Lawyers acting on behalf of the British government have defended the “exceptional” disclosure delays in the Russian-state Salisbury poisonings inquiry, saying sensitive information has been found in more than 1,000 documents.
The counsel to the Dawn Sturgess inquiry, Andrew O’Connor KC, said there is “still some way to go” and his team would not be ready for substantive hearings until the “middle or end of next year”.
The Government’s KC, Cathryn McGahey, told a hearing at the Royal Courts of Justice on Friday that anything “put on any open system is no longer secure”, saying redactions were necessary to protect sensitive information from the “hostile state that is Russia”.
Ms Sturgess, 44, died after being exposed to the nerve agent Novichok left in a discarded perfume bottle in Amesbury, Wiltshire, in July 2018.
It followed the attempted murder of former Russian spy Sergei Skripal, his daughter Yulia and ex-police officer Nick Bailey, who were poisoned in nearby Salisbury in March that year.
All three survived, as did Ms Sturgess’s boyfriend Charlie Rowley.
The Metropolitan Police identified three suspects wanted in connection with the poisonings: Denis Sergeev, Alexander Mishkin and Anatoliy Chepiga, who used the aliases Sergey Fedotov, Alexander Petrov and Ruslan Boshirov respectively while in the UK.
On Friday, the family’s KC, Michael Mansfield, told the hearing the family wanted rolling disclosure, including CCTV of Yulia Skripal allegedly being followed upon her arrival in the UK.
He told the court there “must be some material that could be released without sensitivities”.
Addressing the chairman to the inquiry, Lord Hughes, on the disclosure delays, Mr O’Connor said: “There’s no hiding from the fact that the disclosure process in this inquiry is taking an exceptionally long time.
“It is now nearly two years since the first pre-inquest hearing… and there is still some way to go.
“One way of speeding things up would be to allow compromises to be made to the thoroughness or to the openness of your investigation.

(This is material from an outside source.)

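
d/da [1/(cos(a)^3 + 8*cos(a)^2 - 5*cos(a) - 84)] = (3*cos(a)^2 + 16*cos(a) - 5)*sin(a)/(cos(a)^3 + 8*cos(a)^2 - 5*cos(a) - 84)^2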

“We know that that is something that neither you, nor anyone else involved would wish.”
Defending the disclosure delays, Ms McGahey said the Government understood the family’s frustrations.
She told the hearing: “It is not that progress hasn’t been made or that things are being withheld from (the family) that shouldn’t be withheld.
“Of course, we understand why the family are asking why things are taking so long.
“We have to assume that anything we put on any open system is no longer secure – it’s nothing to do with any wish to withhold anything from the family.
“There have been sensitivities in over 1,000 documents so far.”